O rosto dele está aparecendo para mim. Todas as partes do seu corpo ficam escondidas dentro de gavetas e se montam para mim. Seus instrumentos musicais dão lugar a uma gritaria. Tudo aqui dentro da minha cabeça. (Grita)

Que lugar é esse que ele se encontra? Como ele chegou até mim? Quem o trouxe aqui ? Não sei de nada.

(Sai gás do teto)

Isso. Isso. Faça o seu serviço, gasinho lindo, cheiroso como flor de laranjeira. Me faça esquecer de tudo isso.
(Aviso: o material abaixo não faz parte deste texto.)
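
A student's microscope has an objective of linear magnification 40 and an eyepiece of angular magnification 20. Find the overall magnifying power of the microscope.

800

The overall magnification of a compound microscope is the product of the objective and eyepiece magnifications:
M = M_obj x M_eye = 40 x 20 = 800.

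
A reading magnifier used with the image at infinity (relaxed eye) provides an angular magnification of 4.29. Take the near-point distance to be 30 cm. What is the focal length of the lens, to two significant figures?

For the image at infinity, M = D/f.
f = D/M = 30/4.29 = 6.993 cm.

7.0 cm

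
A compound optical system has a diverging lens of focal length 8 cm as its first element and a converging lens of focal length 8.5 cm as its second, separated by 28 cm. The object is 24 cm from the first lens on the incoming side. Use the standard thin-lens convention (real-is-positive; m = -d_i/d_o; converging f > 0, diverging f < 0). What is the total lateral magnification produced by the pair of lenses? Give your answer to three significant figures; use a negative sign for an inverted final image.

-0.0833

Applying the thin-lens equation to the first lens, 1/(-8) = 1/24 + 1/d_i1, which gives d_i1 = -6.000 cm.
Its lateral magnification is m_1 = -d_i1/d_o1 = -(-6.000)/24 = 0.2500.
With d_i1 < 0 the first image is virtual and lies on the object side; the object distance for lens 2 is d_o2 = 28 - (-6.000) = 34.000 cm.
Applying the thin-lens equation again with f_2 = 8.5 cm and d_o2 = 34.000 cm gives d_i2 = 11.333 cm.
m_2 = -(11.333)/(34.000) = -0.3333.
Overall magnification: m = m_1 m_2 = -0.0833.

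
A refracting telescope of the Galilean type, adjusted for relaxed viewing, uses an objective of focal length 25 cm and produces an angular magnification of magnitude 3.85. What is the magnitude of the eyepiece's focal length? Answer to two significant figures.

|M| = f_obj/|f_eye|, so |f_eye| = f_obj/|M| = 25/3.85 = 6.494 cm.
(The eyepiece is diverging, so its signed focal length is -6.494 cm.)

6.5 cm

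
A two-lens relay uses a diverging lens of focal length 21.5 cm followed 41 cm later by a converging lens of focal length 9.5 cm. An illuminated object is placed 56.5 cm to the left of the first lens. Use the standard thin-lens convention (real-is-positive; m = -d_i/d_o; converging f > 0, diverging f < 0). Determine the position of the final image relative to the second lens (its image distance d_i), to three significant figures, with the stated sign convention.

11.4 cm

First lens: d_i1 = 1/(1/(-21.5) - 1/56.5) = -15.574 cm.
The intermediate image is virtual, 15.574 cm to the left of lens 1, so d_o2 = L - d_i1 = 41 - (-15.574) = 56.574 cm.
Second lens: d_i2 = 1/(1/9.5 - 1/(56.574)) = 11.417 cm.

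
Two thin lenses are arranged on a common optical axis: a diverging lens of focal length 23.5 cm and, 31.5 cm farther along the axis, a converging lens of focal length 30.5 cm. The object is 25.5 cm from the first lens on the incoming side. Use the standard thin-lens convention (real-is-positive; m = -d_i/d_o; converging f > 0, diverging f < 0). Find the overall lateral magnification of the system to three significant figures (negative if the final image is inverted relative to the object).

Applying the thin-lens equation to the first lens, 1/(-23.5) = 1/25.5 + 1/d_i1, which gives d_i1 = -12.230 cm.
Its lateral magnification is m_1 = -d_i1/d_o1 = -(-12.230)/25.5 = 0.4796.
The intermediate image is virtual, 12.230 cm to the left of lens 1, so d_o2 = L - d_i1 = 31.5 - (-12.230) = 43.730 cm.
Applying the thin-lens equation again with f_2 = 30.5 cm and d_o2 = 43.730 cm gives d_i2 = 100.816 cm.
m_2 = -(100.816)/(43.730) = -2.3054.
The system's lateral magnification is m_1 m_2 = (0.4796)(-2.3054) = -1.1057.

-1.11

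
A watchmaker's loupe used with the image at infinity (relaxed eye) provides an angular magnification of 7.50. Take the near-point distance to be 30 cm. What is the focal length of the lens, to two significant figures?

For the image at infinity, M = D/f.
f = D/M = 30/7.5 = 4.000 cm.

4.0 cm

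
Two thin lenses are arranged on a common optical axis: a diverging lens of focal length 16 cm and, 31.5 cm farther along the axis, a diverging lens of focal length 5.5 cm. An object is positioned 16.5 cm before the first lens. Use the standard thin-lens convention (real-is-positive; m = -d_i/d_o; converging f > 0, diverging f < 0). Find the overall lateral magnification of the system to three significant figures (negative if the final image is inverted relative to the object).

Lens 1: 1/d_i1 = 1/f_1 - 1/d_o1 = 1/(-16) - 1/16.5 = -0.12311 cm^-1, so d_i1 = -8.123 cm.
m_1 = -(-8.123)/16.5 = 0.4923.
The intermediate image is virtual, 8.123 cm to the left of lens 1, so d_o2 = L - d_i1 = 31.5 - (-8.123) = 39.623 cm.
Lens 2: 1/d_i2 = 1/f_2 - 1/d_o2 = 1/(-5.5) - 1/(39.623) = -0.20706 cm^-1, so d_i2 = -4.830 cm.
m_2 = -(-4.830)/(39.623) = 0.1219.
The system's lateral magnification is m_1 m_2 = (0.4923)(0.1219) = 0.0600.

0.0600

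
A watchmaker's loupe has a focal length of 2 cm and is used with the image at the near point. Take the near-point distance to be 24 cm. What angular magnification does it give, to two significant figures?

13

M = 1 + D/f = 1 + 24/2 = 13.000.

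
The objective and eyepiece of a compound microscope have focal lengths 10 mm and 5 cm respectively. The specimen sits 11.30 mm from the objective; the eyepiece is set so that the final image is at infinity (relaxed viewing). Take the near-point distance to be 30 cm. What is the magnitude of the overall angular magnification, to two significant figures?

46

Convert to cm: f_obj = 10 mm = 1 cm; d_o = 11.30 mm = 1.13 cm.
Objective: 1/d_i = 1/f_obj - 1/d_o = 1/1 - 1/1.13 = 0.11504 cm^-1, so d_i = 8.692 cm.
m_obj = -d_i/d_o = -8.692/1.13 = -7.692.
Eyepiece angular magnification (image at infinity): M_eye = D/f_e = 30/5 = 6.000.
Overall M = m_obj x M_eye = (-7.692)(6.000) = -46.15.
|M| = 46.15.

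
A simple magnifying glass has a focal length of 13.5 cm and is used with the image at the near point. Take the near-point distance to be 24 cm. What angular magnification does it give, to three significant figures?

M = 1 + D/f = 1 + 24/13.5 = 2.778.

2.78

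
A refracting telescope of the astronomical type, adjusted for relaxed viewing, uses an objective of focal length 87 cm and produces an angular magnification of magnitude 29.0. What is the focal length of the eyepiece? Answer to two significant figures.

3.0 cm

|M| = f_obj/f_eye, so f_eye = f_obj/|M| = 87/29.0 = 3.000 cm.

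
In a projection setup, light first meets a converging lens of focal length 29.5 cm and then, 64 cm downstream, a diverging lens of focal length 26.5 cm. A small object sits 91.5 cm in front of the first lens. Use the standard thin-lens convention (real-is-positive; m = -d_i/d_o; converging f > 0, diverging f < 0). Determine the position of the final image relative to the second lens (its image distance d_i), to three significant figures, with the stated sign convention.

-11.5 cm

Lens 1: 1/d_i1 = 1/f_1 - 1/d_o1 = 1/29.5 - 1/91.5 = 0.02297 cm^-1, so d_i1 = 43.536 cm.
The intermediate image is 43.536 cm to the right of lens 1, so d_o2 = L - d_i1 = 64 - 43.536 = 20.464 cm.
Lens 2: 1/d_i2 = 1/f_2 - 1/d_o2 = 1/(-26.5) - 1/(20.464) = -0.08660 cm^-1, so d_i2 = -11.547 cm.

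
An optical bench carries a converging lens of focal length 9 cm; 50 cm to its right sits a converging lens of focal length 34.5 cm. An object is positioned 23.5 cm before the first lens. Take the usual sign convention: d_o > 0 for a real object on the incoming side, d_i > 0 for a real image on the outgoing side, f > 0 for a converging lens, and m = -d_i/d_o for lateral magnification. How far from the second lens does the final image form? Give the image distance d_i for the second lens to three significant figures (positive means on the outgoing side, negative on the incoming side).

Applying the thin-lens equation to the first lens, 1/9 = 1/23.5 + 1/d_i1, which gives d_i1 = 14.586 cm.
That image sits 35.414 cm in front of the second lens, so d_o2 = 35.414 cm.
Applying the thin-lens equation again with f_2 = 34.5 cm and d_o2 = 35.414 cm gives d_i2 = 1337.038 cm.

1340 cm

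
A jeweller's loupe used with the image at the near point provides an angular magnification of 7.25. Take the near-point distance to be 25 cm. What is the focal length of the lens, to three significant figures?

4.00 cm

For the image at the near point, M = 1 + D/f.
f = D/(M - 1) = 25/(7.25 - 1) = 4.000 cm.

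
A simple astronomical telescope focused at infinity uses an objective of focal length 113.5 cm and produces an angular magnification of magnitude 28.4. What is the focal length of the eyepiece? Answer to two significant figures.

|M| = f_obj/f_eye, so f_eye = f_obj/|M| = 113.5/28.4 = 3.996 cm.

4.0 cm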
Queria ser como um peixinho dourado, que acha tudo novidade dentro do seu aquário.

(Música)

Gasinho não tá fazendo efeito, parece talco. Fico com a ponta de meu nariz vermelho, irritado. Nada mais, isso é tudo. Ande, coloque pressão máxima nessa manivela senhor Heinrich Himmler de branco.

(Sai mais fumaça)

Não adianta. Essa fumaça já entrou no meu corpo de tal forma que já acostumei, já consigo vencer. Meu Deus! Estou fadada a viver para sempre aqui, dentro do meu aquário com a lembrança daquele rosto, sem nunca poder tocá-lo, sem nunca poder beijá-lo.

Quero esquecer. Já. E depois sonhar, tudo novamente. E durar essa lembrança, assim, uns 3 segundos, no máximo. Como um peixinho dourado. Para depois eu sonhar com ele novamente, e tudo voltar a ser uma novidade.